In 2018, several modeled pathways suggested that limiting temperature rise to below 1.5°C was still possible. The no-overshoot or limited-overshoot pathways assessed by the Intergovernmental Panel on Climate Change (IPCC) in 2022 required significant reductions in global emissions by 2025. Today, we must recognize that these reductions have not materialized, and cumulative emissions since then indicate that the lowest achievable peak temperature increase is close to 1.7°C.
In an "overshoot" world, countries must commit not only to reducing carbon dioxide emissions to net-zero but also to achieving and sustaining net-negative emissions by removing billions of tons of carbon dioxide from the atmosphere and permanently storing them. However, accepting a pathway with peak temperature rises significantly exceeding 1.5°C creates incentives to delay action. Countries would justify inaction by pointing to this implicit mitigation target, while peak temperature increases would continue to gradually increase, jeopardizing the possibility of returning to levels below the 1.5°C limit.
In a world where overshoot is expected, limiting peak warming to the lowest possible level is a top priority. Continuing to explore feasible, forward-looking pathways to achieve this requires benchmarking maximum emission reduction targets, clarifying the responsibilities of countries and other actors for warming above 1.5°C, and understanding how these responsibilities change depending on the level of future emissions reduction efforts. The concept of "net-zero carbon debt" is one such approach. The first step in calculating it is to determine what fair share each country has already consumed of the global carbon budget. Countries that emit more than their fair share are classified as "carbon debtors," and each unit of subsequent emissions accrues one unit of carbon debt. Using each country's emission projections, we can assess how much carbon debt they may incur in the future.
The scientific community needs to inform the debate over exceeding the 1.5°C limit. Analysis of mitigation pathways in a world expected to overshoot should focus on strategies that limit peak warming and achieve long-term, sustainable reductions in global warming. A coherent, cross-disciplinary approach is needed to facilitate discussions on remedies, costs, and trade-offs. This includes carbon removal options and requirements, adaptation needs, and the potential for and risks to communities associated with climate change, as well as the interactions between them. To provide evidence of how the world arrived at this situation, we need to develop approaches to model the "path not taken." To achieve this, we need to systematically identify global and regional tipping points and adapt modeling approaches to diverge from historical starting points.

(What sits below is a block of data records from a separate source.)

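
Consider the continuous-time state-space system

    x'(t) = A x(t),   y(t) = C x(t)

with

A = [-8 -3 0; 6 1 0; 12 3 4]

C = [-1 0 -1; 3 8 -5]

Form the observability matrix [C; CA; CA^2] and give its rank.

CA = [[-4, 0, -4], [-36, -16, -20]]
CA^2 = [[-16, 0, -16], [-48, 32, -80]]
Observability matrix O = [C; CA; CA^2] = [[-1, 0, -1], [3, 8, -5], [-4, 0, -4], [-36, -16, -20], [-16, 0, -16], [-48, 32, -80]]
The columns c1, c2, c3 of O are linearly dependent: -c1 + c2 + c3 = 0 (check each entry), so rank(O) ≤ 2.
The 2×2 minor from rows 1, 2, columns 1, 2 is (-1)·8 - 0·3 = -8 - 0 = -8 ≠ 0, so rank(O) = 2.
rank(O) = 2 < n = 3, so the pair (A, C) is not completely observable.

2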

The outcome of the COP30 Conference of the Parties to the United Nations Framework Convention on Climate Change (UNFCCC) in Belém, Brazil, recognized this point, with countries reaffirming their commitment to limiting global warming to 1.5°C and "limiting both the scale and duration of temperature overshoot." However, action is needed in addition to words. To overcome overshoot, an essential first step is to establish an accountability framework to address the failure to prevent dangerous human interventions.
Establishing accountability for corrective measures to address a 1.5°C overshoot is likely to emerge as a central theme in the second Global Stocktake, which will measure overall progress toward the Paris Agreement goals, scheduled for completion by 2028.